■「革命」議論も生む政権の無策
ロシアには体制転換が必要であり、場合によっては破局が待ち受けている-。こんな議論がかまびすしくなってきた。反体制派だけでなく、定評ある学者や知識人、メディアまでもがそう語り始めている。
プーチン露大統領の政敵として約10年間を獄中で過ごした元石油王、ホドルコフスキー氏=国外在住=は昨年末、政権による民主主義破壊を「反憲法クーデター」とし、合法的な政権交代の可能性が奪われている以上、「革命」は避けられないと述べた。
政治学者のベルコフスキー氏は、ラジオ番組でロシアのシリア介入に触れ、この軍事作戦の泥沼化が「1年半ほどでプーチン大統領の退場と国の再編に至る」と予測した。
国際政治学者のトレーニン氏も新聞寄稿で、「経済と統治のモデルを変えるにはエリートの再編が不可欠だ」と指摘。上から改革を行う「政治的意思」が足りなければ、帝政ロシア末期と同様に、対外的危機が「国の崩壊」をもたらし得ると警告した。
こうした論調が出てくるのは、多くの人が今のロシアに閉塞(へいそく)感を抱き、現状を「システム危機」と認識しているためだ。

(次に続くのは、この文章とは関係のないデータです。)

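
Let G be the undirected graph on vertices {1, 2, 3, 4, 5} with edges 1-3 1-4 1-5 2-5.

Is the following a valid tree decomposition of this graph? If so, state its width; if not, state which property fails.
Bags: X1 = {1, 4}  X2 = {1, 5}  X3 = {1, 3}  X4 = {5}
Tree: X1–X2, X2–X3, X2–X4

A tree decomposition must satisfy three properties: every vertex lies in some bag; for every edge, both endpoints lie together in some bag; and for every vertex, the bags containing it form a connected subtree. Here vertex 2 appears in no bag, so the decomposition is invalid.

No — vertex 2 appears in no bag.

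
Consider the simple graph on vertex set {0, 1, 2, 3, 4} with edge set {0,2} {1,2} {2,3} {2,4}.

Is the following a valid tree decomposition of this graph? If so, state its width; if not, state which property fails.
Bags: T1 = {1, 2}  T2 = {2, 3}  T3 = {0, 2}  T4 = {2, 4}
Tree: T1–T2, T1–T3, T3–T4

Yes; width 1.

Vertex coverage: the bags together contain {0, 1, 2, 3, 4}, the full vertex set. Edge coverage: each edge of G has both endpoints in at least one bag. Running intersection: for every vertex, the bags containing it form a connected subtree. All three properties hold, so this is a valid tree decomposition of width max|bag| − 1 = 1, and hence tw(G) ≤ 1.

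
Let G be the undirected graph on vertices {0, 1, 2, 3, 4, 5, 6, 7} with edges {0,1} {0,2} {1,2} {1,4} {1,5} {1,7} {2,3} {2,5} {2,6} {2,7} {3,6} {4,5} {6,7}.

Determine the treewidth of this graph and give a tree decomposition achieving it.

Each bag holds 3 vertices, so the decomposition has width 2, which upper-bounds the treewidth. For the lower bound, the 3 vertices {0, 1, 2} are pairwise adjacent, and any tree decomposition puts a clique entirely inside one bag — forcing width ≥ 2. Combining the bounds, tw(G) = 2.

Treewidth 2.
One optimal decomposition is:
Bags: B1 = {2, 6, 7}  B2 = {1, 2, 7}  B3 = {1, 2, 5}  B4 = {0, 1, 2}  B5 = {1, 4, 5}  B6 = {2, 3, 6}
Tree: B1–B2, B2–B3, B2–B4, B3–B5, B1–B6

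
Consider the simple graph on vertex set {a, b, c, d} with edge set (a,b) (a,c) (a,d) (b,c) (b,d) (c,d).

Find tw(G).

A width-3 tree decomposition is:
Bags: B1 = {a, b, c, d}
Tree: (single bag)
With just one bag of size 4, the width is 4 − 1 = 3, so tw(G) ≤ 3. For the lower bound, the 4 vertices {a, b, c, d} are pairwise adjacent, and any tree decomposition puts a clique entirely inside one bag — forcing width ≥ 3. The upper and lower bounds meet at 3, so that is the treewidth.

3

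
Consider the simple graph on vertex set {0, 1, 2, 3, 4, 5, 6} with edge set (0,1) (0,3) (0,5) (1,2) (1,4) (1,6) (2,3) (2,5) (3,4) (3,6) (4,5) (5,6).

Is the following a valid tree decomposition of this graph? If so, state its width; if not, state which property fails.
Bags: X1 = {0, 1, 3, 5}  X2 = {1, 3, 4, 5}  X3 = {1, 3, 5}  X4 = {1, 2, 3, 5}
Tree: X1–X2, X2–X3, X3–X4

No — vertex 6 appears in no bag.

A tree decomposition must satisfy three properties: every vertex lies in some bag; for every edge, both endpoints lie together in some bag; and for every vertex, the bags containing it form a connected subtree. Here vertex 6 appears in no bag, so the decomposition is invalid.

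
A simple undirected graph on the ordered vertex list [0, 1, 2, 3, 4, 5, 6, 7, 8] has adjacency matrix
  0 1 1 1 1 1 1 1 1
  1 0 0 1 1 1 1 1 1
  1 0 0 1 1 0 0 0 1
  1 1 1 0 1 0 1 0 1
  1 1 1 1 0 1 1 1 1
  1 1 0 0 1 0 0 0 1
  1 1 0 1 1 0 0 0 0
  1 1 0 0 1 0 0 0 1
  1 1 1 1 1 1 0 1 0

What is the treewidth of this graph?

A width-4 tree decomposition is:
Bags: B1 = {0, 1, 3, 4, 8}  B2 = {0, 2, 3, 4, 8}  B3 = {0, 1, 4, 5, 8}  B4 = {0, 1, 4, 7, 8}  B5 = {0, 1, 3, 4, 6}
Tree: B1–B2, B1–B3, B1–B4, B1–B5
Every bag has size at most 5, so the width is 5 − 1 = 4 and tw(G) ≤ 4. Conversely, {0, 1, 3, 4, 8} is a clique of size 5, and the vertices of any clique must share a bag in every tree decomposition; so some bag has ≥ 5 vertices and tw(G) ≥ 4. Therefore the treewidth is 4.

4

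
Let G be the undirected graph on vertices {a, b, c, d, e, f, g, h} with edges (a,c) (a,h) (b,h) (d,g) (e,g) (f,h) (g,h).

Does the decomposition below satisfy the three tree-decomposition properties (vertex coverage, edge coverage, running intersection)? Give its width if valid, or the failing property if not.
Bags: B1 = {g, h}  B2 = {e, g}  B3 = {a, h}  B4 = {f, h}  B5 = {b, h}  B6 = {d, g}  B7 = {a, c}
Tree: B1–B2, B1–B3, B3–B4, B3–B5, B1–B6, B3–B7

Yes; width 1.

Checking the three conditions: (i) the bags cover all of {a, b, c, d, e, f, g, h}; (ii) for each edge, some bag contains both endpoints; (iii) the bags containing any fixed vertex form a subtree. All hold, so the decomposition is valid with width 2 − 1 = 1.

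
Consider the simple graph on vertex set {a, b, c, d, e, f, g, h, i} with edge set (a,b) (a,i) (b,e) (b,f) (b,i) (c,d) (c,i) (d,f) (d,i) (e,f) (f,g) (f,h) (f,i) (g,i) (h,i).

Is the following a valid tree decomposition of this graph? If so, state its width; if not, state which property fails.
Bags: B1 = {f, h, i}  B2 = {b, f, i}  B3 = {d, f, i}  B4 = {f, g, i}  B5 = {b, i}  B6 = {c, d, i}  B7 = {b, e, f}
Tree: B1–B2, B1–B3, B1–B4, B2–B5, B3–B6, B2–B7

A tree decomposition must satisfy three properties: every vertex lies in some bag; for every edge, both endpoints lie together in some bag; and for every vertex, the bags containing it form a connected subtree. Here vertex a appears in no bag, so the decomposition is invalid.

No — vertex a appears in no bag.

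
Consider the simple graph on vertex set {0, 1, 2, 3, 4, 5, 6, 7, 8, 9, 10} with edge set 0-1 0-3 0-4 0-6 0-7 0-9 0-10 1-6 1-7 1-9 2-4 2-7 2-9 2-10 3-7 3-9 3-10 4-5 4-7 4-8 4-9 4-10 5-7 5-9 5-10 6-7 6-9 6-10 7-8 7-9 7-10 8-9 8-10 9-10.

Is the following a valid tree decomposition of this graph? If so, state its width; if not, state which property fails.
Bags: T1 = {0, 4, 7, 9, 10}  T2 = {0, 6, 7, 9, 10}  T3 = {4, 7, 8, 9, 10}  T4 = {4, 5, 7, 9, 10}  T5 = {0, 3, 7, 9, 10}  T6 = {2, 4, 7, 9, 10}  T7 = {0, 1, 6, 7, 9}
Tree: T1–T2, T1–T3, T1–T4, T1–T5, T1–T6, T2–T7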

ロシア経済があまりに国際原油価格に依存していることが、その本質にほかならない。
原油価格は2014年夏以降に約3分の1となり、露通貨ルーブルもそれに同調して1ドル=35ルーブルから同80ルーブル前後の水準まで暴落。昨年の国内総生産(GDP、速報値)は前年比3.7%減と6年ぶりのマイナス成長となった。石油高騰期に蓄積した国家基金は、予算の赤字穴埋めで年内に底をつく可能性すら出ている。